How long did you have to endure the sand?
“Well, the sand actually didn’t last that long, because of the hail and rain that came next!” she said. “That hurt worse than the sand! I kept looking at the road to see if the hail was going to make the road slippery with ice, but the pavement was so hot it just melted away.”
and they were all wearing garbage bags!
Meanwhile, the rain and wind kept pummeling the riders and the temperatures plummeted.
“I was getting cold as I was dressed for the 90’s, but not yet shivering,” said Medford. “I knew there was an aid station at Mile 15. I was hoping they might have garbage bags so I could fashion some makeshift outerwear. Then, a mile before I reached the aid station, the weather suddenly cleared up and it got hot.”
Laughing, Medford added, “When I got to the aid station, all the workers were down the hill picking up all the stuff that had blown away — and they were all wearing garbage bags!”
Medford said that toward the end of the bike ride there was yet another big storm, but she kept going.
“The running course was through the town of St. George and you had to run it twice to get the 13.1 miles. You had to run up a very steep section of Main Street up to a long ridge above town. It became more of a walk-run, then the coming down was so steep you could not run — and then you had to do it again. And what made it worse was by that time the temperatures were approaching 100 degrees,” said Medford in describing the last St. George segment. “I finished 9th so I was happy being in the top 10.”
However, for the following year even if she qualified, Medford said she had no ambitions for competing in St. George a second year.
“I told Houck that if I even made a squeak about competing in St. George the next year just shoot me!”
What’s Ahead
Now in 2023, having qualified for the Ironman 70.3 World Championships with her San Juan, Puerto Rico performance, Medford’s focus is getting ready for Finland, but not without a degree of apprehension.

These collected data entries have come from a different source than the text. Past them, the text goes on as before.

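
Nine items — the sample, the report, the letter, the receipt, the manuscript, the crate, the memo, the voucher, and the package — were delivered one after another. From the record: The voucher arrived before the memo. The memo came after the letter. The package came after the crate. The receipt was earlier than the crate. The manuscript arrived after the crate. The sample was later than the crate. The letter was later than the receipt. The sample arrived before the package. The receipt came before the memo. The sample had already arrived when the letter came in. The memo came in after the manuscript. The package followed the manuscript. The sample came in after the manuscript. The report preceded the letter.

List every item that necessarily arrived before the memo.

Directly stated before the memo: the letter, the manuscript, the receipt, and the voucher.
The crate reaches the memo via the crate → the manuscript → the memo.
The report reaches the memo via the report → the letter → the memo.
The sample reaches the memo via the sample → the letter → the memo.
No chain forces the package ahead of the memo.

the crate, the letter, the manuscript, the receipt, the report, the sample, the voucher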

“Finland and Sweden have applied to become members of NATO,” said Medford, morphing into an international political analyst. “Finland, of course shares a land border with the northwest region of Russia. In fact, Helsinki is only about a 5-hour drive to St. Petersburg. I just hope that Vladimir Putin doesn’t attempt to invade Finland like he has Ukraine. I know he has protested NATO’s even considering their membership. I just hope that doesn’t become an issue.”

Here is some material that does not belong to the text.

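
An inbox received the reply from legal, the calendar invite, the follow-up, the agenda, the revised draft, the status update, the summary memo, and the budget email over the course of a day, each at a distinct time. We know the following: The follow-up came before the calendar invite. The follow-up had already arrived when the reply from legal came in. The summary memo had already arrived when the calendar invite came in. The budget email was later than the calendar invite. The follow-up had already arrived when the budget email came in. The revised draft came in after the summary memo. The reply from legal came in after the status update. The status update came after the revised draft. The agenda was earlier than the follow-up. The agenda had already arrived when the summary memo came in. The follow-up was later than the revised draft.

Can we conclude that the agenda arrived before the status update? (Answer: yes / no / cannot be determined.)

yes

Chain the constraints: the agenda → the summary memo → the revised draft → the status update. Each link is directly stated, so the agenda comes before the status update.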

Medford admitted to not having done much research on the World Championship courses but was confident that it would be of championship caliber.
“They have done previous Ironman competitions there,” said Medford. “It is supposed to be cold water on Aug. 26. I have a feeling it won’t be 100 degrees and we won’t have sand!”

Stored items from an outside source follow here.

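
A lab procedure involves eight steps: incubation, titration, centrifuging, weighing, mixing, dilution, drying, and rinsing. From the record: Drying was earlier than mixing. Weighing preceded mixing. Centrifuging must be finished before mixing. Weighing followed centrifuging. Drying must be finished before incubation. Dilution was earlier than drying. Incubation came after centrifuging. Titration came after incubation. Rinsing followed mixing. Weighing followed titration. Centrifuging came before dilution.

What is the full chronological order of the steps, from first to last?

The constraints fix every adjacent pair, so only one ordering works:
centrifuging → dilution → drying → incubation → titration → weighing → mixing → rinsing.

centrifuging, dilution, drying, incubation, titration, weighing, mixing, rinsing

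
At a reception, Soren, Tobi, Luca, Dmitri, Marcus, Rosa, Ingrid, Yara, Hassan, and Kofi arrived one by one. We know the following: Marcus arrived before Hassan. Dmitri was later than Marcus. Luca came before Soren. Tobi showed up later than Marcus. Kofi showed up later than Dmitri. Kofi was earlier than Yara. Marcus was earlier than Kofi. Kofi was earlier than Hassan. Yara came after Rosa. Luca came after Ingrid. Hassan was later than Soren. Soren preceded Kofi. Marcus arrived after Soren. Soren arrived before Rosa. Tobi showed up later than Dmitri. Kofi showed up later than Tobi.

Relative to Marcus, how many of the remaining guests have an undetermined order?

Forced before Marcus: Ingrid, Luca, and Soren; forced after Marcus: Dmitri, Hassan, Kofi, Tobi, and Yara.
That leaves Rosa with no forced order relative to Marcus — 1.

1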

Reflecting on her qualifying competition, in Puerto Rico, Medford said that a highlight was the number of spectators, especially for the running portion.
“They changed the course a little bit and you had to go out and back, three times. There were a lot of bars along the route to Old San Juan City, which is run by our National Park Service. It is beautiful, just gorgeous. You are running along the Atlantic Ocean and on one side it is all natural and on the other side it is all spectators. And the tourists as well as the local people were all so supportive of the athletes competing. People who I had no idea who they were, clapping and smiling and cheering. I felt like a celebrity!”
By turning 70 in January, Blowing Rock’s Medford was thrust into a new age group. Given her journey thus far, does anyone want to bet against her?